Autumn Strier is the co-founder and CEO of the Irvine-based nonprofit, Miracles for Kids, which provides financial aid, housing, and counseling to families with critically ill children. A frequent sight in our paper, she penned a back-page Leader Board for us last November, discussing how businesses can enact Corporate Social Responsibility programs.
Keith Strier, who lives in South Orange County with Autumn, their three children and four dogs, is no slouch himself—despite getting less local press. He’s the vice president of worldwide AI initiatives for computer graphics giant Nvidia Corp. (Nasdaq: NVDA), which had a nearly $540 billion market cap as of late last week.
See Brennan’s front-page story about Nvidia donating a supercomputer to Chapman University to advance local AI and educational opportunities.
The Nvidia exec’s getting more press of late. Last week, Strier was one of 27 appointments to the National Artificial Intelligence Advisory Committee, a new Department of Commerce group that will advise President Joe Biden on a range of AI-related issues.
“Perhaps there are ways I can leverage this over time to bring more attention to OC and our growing economy,” he says.
Aluminum Moves, Part 1: Department of Justice officials tell the Business Journal that a civil asset forfeiture case against the Chinese owners of a prominent Irvine warehouse at the corner of Main Street and Von Karman Avenue remains on hold, until related and ongoing criminal cases tied to an international aluminum caper are wrapped up.
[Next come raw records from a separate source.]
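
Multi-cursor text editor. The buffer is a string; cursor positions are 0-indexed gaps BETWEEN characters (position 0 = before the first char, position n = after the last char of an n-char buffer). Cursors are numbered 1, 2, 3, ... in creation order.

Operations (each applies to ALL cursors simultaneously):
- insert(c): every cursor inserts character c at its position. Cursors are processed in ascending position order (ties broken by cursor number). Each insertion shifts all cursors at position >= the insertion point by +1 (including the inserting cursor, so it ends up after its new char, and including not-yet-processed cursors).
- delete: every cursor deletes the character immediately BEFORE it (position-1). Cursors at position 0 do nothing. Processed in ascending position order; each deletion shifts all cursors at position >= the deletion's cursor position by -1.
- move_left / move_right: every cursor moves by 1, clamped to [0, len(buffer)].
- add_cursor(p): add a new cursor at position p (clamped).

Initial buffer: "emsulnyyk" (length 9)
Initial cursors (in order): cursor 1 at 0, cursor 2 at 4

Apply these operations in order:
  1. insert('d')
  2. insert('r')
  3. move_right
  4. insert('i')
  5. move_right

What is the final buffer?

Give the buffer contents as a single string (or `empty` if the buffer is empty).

After op 1 (insert('d')): buffer="demsudlnyyk" (len 11), cursors c1@1 c2@6, authorship 1....2.....
After op 2 (insert('r')): buffer="dremsudrlnyyk" (len 13), cursors c1@2 c2@8, authorship 11....22.....
After op 3 (move_right): buffer="dremsudrlnyyk" (len 13), cursors c1@3 c2@9, authorship 11....22.....
After op 4 (insert('i')): buffer="dreimsudrlinyyk" (len 15), cursors c1@4 c2@11, authorship 11.1...22.2....
After op 5 (move_right): buffer="dreimsudrlinyyk" (len 15), cursors c1@5 c2@12, authorship 11.1...22.2....

Answer: dreimsudrlinyyk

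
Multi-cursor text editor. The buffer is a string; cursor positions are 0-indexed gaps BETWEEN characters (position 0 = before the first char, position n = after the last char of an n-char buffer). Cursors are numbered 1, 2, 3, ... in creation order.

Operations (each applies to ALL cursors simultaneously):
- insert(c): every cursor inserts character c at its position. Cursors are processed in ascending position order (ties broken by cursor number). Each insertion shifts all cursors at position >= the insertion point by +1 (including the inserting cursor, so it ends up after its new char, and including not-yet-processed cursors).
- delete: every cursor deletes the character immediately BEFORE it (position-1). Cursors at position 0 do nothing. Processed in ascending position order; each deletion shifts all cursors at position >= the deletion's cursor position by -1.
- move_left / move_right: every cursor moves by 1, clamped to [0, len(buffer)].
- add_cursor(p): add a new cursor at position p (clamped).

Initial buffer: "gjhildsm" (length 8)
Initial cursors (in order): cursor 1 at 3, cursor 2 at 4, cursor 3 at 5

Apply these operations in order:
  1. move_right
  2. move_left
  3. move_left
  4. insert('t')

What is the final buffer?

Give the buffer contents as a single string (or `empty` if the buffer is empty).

After op 1 (move_right): buffer="gjhildsm" (len 8), cursors c1@4 c2@5 c3@6, authorship ........
After op 2 (move_left): buffer="gjhildsm" (len 8), cursors c1@3 c2@4 c3@5, authorship ........
After op 3 (move_left): buffer="gjhildsm" (len 8), cursors c1@2 c2@3 c3@4, authorship ........
After op 4 (insert('t')): buffer="gjthtitldsm" (len 11), cursors c1@3 c2@5 c3@7, authorship ..1.2.3....

Answer: gjthtitldsm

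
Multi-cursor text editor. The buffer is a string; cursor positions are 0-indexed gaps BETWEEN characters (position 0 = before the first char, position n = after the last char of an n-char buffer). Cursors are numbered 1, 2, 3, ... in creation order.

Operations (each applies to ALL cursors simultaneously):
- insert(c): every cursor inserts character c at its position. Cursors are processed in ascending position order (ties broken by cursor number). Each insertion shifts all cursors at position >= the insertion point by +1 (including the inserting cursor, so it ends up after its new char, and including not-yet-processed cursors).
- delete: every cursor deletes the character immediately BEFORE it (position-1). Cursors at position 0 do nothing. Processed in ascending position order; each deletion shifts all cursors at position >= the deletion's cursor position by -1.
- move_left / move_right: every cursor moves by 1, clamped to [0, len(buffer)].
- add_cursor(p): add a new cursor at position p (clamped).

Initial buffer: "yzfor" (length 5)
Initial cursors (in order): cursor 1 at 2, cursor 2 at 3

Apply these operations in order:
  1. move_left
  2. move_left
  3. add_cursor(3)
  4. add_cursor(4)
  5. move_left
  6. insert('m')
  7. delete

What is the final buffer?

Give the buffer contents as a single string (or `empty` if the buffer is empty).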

Last week, U.S. District Judge R. Gary Klausner ordered the Chinese owners of the Irvine building and other large Southern California industrial properties to pay $1.83 billion in restitution “for participating in a conspiracy to defraud the United States” via a scheme in which “huge amounts” of aluminum were exported to the U.S. as pallets to avoid paying tariffs, and subsequently melted down for other uses.
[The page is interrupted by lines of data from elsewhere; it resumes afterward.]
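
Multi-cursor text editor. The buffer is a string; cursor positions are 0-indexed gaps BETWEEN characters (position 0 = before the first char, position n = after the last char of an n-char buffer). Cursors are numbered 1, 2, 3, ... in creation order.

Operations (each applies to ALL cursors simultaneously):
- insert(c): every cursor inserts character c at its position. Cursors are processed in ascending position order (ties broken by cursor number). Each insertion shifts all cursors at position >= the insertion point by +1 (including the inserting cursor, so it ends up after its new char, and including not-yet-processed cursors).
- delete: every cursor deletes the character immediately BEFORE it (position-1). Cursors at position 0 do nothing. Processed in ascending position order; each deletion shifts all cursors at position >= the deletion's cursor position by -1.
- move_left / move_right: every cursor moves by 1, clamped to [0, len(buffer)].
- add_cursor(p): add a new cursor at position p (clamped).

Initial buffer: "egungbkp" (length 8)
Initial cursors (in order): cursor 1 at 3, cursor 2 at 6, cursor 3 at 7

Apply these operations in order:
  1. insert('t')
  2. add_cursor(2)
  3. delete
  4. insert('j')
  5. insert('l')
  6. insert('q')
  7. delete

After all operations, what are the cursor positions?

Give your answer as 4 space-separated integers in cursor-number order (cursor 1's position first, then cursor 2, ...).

After op 1 (insert('t')): buffer="egutngbtktp" (len 11), cursors c1@4 c2@8 c3@10, authorship ...1...2.3.
After op 2 (add_cursor(2)): buffer="egutngbtktp" (len 11), cursors c4@2 c1@4 c2@8 c3@10, authorship ...1...2.3.
After op 3 (delete): buffer="eungbkp" (len 7), cursors c4@1 c1@2 c2@5 c3@6, authorship .......
After op 4 (insert('j')): buffer="ejujngbjkjp" (len 11), cursors c4@2 c1@4 c2@8 c3@10, authorship .4.1...2.3.
After op 5 (insert('l')): buffer="ejlujlngbjlkjlp" (len 15), cursors c4@3 c1@6 c2@11 c3@14, authorship .44.11...22.33.
After op 6 (insert('q')): buffer="ejlqujlqngbjlqkjlqp" (len 19), cursors c4@4 c1@8 c2@14 c3@18, authorship .444.111...222.333.
After op 7 (delete): buffer="ejlujlngbjlkjlp" (len 15), cursors c4@3 c1@6 c2@11 c3@14, authorship .44.11...22.33.

Answer: 6 11 14 3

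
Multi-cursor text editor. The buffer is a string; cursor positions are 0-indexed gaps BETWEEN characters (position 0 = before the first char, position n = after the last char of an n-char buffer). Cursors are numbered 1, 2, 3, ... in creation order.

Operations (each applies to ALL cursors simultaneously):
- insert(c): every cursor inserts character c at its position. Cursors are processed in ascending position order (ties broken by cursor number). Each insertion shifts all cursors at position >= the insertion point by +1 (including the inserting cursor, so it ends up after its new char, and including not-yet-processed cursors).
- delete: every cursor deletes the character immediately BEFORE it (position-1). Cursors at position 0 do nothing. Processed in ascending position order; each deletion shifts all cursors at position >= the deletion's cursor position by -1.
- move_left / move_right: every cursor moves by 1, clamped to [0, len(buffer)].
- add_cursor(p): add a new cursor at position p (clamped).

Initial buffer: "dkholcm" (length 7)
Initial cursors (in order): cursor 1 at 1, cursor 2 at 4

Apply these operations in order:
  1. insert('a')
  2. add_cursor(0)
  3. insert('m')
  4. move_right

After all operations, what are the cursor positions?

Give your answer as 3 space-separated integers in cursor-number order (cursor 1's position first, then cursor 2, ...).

After op 1 (insert('a')): buffer="dakhoalcm" (len 9), cursors c1@2 c2@6, authorship .1...2...
After op 2 (add_cursor(0)): buffer="dakhoalcm" (len 9), cursors c3@0 c1@2 c2@6, authorship .1...2...
After op 3 (insert('m')): buffer="mdamkhoamlcm" (len 12), cursors c3@1 c1@4 c2@9, authorship 3.11...22...
After op 4 (move_right): buffer="mdamkhoamlcm" (len 12), cursors c3@2 c1@5 c2@10, authorship 3.11...22...

Answer: 5 10 2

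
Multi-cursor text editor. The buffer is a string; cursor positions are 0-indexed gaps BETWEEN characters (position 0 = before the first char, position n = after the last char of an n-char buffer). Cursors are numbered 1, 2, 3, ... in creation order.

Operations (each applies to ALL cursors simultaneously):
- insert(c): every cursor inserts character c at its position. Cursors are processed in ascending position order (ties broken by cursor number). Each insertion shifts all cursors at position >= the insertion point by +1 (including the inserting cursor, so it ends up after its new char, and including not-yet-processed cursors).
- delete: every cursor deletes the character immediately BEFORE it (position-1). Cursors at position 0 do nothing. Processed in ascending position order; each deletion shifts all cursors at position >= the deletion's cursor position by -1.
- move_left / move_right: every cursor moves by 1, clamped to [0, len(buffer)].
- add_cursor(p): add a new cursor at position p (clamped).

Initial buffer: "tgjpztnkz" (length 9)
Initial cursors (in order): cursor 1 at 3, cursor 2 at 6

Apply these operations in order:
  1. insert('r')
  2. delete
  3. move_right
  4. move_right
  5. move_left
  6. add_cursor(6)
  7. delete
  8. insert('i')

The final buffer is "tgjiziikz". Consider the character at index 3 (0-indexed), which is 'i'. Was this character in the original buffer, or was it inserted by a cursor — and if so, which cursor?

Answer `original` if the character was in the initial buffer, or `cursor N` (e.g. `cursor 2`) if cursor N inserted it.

Answer: cursor 1

Derivation:
After op 1 (insert('r')): buffer="tgjrpztrnkz" (len 11), cursors c1@4 c2@8, authorship ...1...2...
After op 2 (delete): buffer="tgjpztnkz" (len 9), cursors c1@3 c2@6, authorship .........
After op 3 (move_right): buffer="tgjpztnkz" (len 9), cursors c1@4 c2@7, authorship .........
After op 4 (move_right): buffer="tgjpztnkz" (len 9), cursors c1@5 c2@8, authorship .........
After op 5 (move_left): buffer="tgjpztnkz" (len 9), cursors c1@4 c2@7, authorship .........
After op 6 (add_cursor(6)): buffer="tgjpztnkz" (len 9), cursors c1@4 c3@6 c2@7, authorship .........
After op 7 (delete): buffer="tgjzkz" (len 6), cursors c1@3 c2@4 c3@4, authorship ......
After op 8 (insert('i')): buffer="tgjiziikz" (len 9), cursors c1@4 c2@7 c3@7, authorship ...1.23..
Authorship (.=original, N=cursor N): . . . 1 . 2 3 . .
Index 3: author = 1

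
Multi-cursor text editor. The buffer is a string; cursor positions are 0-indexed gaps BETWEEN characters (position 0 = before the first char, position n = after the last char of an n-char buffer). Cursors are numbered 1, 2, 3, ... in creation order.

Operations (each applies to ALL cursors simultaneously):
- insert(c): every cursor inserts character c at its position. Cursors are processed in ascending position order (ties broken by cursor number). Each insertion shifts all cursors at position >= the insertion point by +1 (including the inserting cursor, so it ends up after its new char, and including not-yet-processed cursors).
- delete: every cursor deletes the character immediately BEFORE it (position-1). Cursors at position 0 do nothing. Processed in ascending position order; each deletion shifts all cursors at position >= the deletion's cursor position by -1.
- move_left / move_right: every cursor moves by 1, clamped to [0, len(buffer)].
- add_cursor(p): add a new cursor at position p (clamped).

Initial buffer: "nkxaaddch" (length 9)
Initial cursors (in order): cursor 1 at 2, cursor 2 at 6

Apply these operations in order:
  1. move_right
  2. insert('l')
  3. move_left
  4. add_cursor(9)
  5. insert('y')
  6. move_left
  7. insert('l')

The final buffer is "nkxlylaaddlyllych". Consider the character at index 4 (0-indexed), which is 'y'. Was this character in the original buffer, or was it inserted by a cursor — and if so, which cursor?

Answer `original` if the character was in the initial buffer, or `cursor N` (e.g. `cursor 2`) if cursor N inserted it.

Answer: cursor 1

Derivation:
After op 1 (move_right): buffer="nkxaaddch" (len 9), cursors c1@3 c2@7, authorship .........
After op 2 (insert('l')): buffer="nkxlaaddlch" (len 11), cursors c1@4 c2@9, authorship ...1....2..
After op 3 (move_left): buffer="nkxlaaddlch" (len 11), cursors c1@3 c2@8, authorship ...1....2..
After op 4 (add_cursor(9)): buffer="nkxlaaddlch" (len 11), cursors c1@3 c2@8 c3@9, authorship ...1....2..
After op 5 (insert('y')): buffer="nkxylaaddylych" (len 14), cursors c1@4 c2@10 c3@12, authorship ...11....223..
After op 6 (move_left): buffer="nkxylaaddylych" (len 14), cursors c1@3 c2@9 c3@11, authorship ...11....223..
After op 7 (insert('l')): buffer="nkxlylaaddlyllych" (len 17), cursors c1@4 c2@11 c3@14, authorship ...111....22233..
Authorship (.=original, N=cursor N): . . . 1 1 1 . . . . 2 2 2 3 3 . .
Index 4: author = 1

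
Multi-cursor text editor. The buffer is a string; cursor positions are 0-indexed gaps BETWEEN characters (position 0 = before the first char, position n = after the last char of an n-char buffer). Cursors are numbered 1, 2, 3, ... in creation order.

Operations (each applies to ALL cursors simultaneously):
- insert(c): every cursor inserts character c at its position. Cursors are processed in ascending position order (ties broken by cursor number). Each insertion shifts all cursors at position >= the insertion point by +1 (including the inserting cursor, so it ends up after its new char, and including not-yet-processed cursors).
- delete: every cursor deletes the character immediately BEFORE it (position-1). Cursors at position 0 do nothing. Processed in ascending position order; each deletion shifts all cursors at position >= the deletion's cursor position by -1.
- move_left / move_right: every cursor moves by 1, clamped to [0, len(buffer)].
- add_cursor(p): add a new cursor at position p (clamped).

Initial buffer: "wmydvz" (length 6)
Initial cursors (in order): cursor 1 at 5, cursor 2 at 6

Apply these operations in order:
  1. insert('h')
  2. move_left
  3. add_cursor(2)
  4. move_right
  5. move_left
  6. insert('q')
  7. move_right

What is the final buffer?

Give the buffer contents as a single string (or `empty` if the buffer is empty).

Answer: wmqydvqhzqh

Derivation:
After op 1 (insert('h')): buffer="wmydvhzh" (len 8), cursors c1@6 c2@8, authorship .....1.2
After op 2 (move_left): buffer="wmydvhzh" (len 8), cursors c1@5 c2@7, authorship .....1.2
After op 3 (add_cursor(2)): buffer="wmydvhzh" (len 8), cursors c3@2 c1@5 c2@7, authorship .....1.2
After op 4 (move_right): buffer="wmydvhzh" (len 8), cursors c3@3 c1@6 c2@8, authorship .....1.2
After op 5 (move_left): buffer="wmydvhzh" (len 8), cursors c3@2 c1@5 c2@7, authorship .....1.2
After op 6 (insert('q')): buffer="wmqydvqhzqh" (len 11), cursors c3@3 c1@7 c2@10, authorship ..3...11.22
After op 7 (move_right): buffer="wmqydvqhzqh" (len 11), cursors c3@4 c1@8 c2@11, authorship ..3...11.22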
The case has been ongoing for years, and the Business Journal in 2016 was first to report on the involvement of the property at 2323 Main St., after a line of trucks began queuing up at the site to unload shipments of aluminum pallets.
The owners of the airport-area property, which operate under the Von Karman – Main Street LLC name, bought the 261,000-square-foot building in 2009 for an undisclosed price. It’s likely worth more than $70 million now, given prices for area industrial sites.
Aluminum Moves, Part 2: $1.6B-valued Kaiser Aluminum Corp. (Nasdaq: KALU), long one of the most valuable public companies based in Foothill Ranch, in recent weeks moved its headquarters designation to Franklin, Tenn., regulatory filings indicate.
It’s one of several OC firms to have moved their headquarters to the Nashville area of late; others include Mitsubishi Motors North America and cold-chain logistics firm Cryoport Inc. (Nasdaq: CYRX).
Kaiser’s move had been in the works since mid-2021. The producer of semi-fabricated specialty aluminum products employed 70 locally as of December, according to its latest annual report.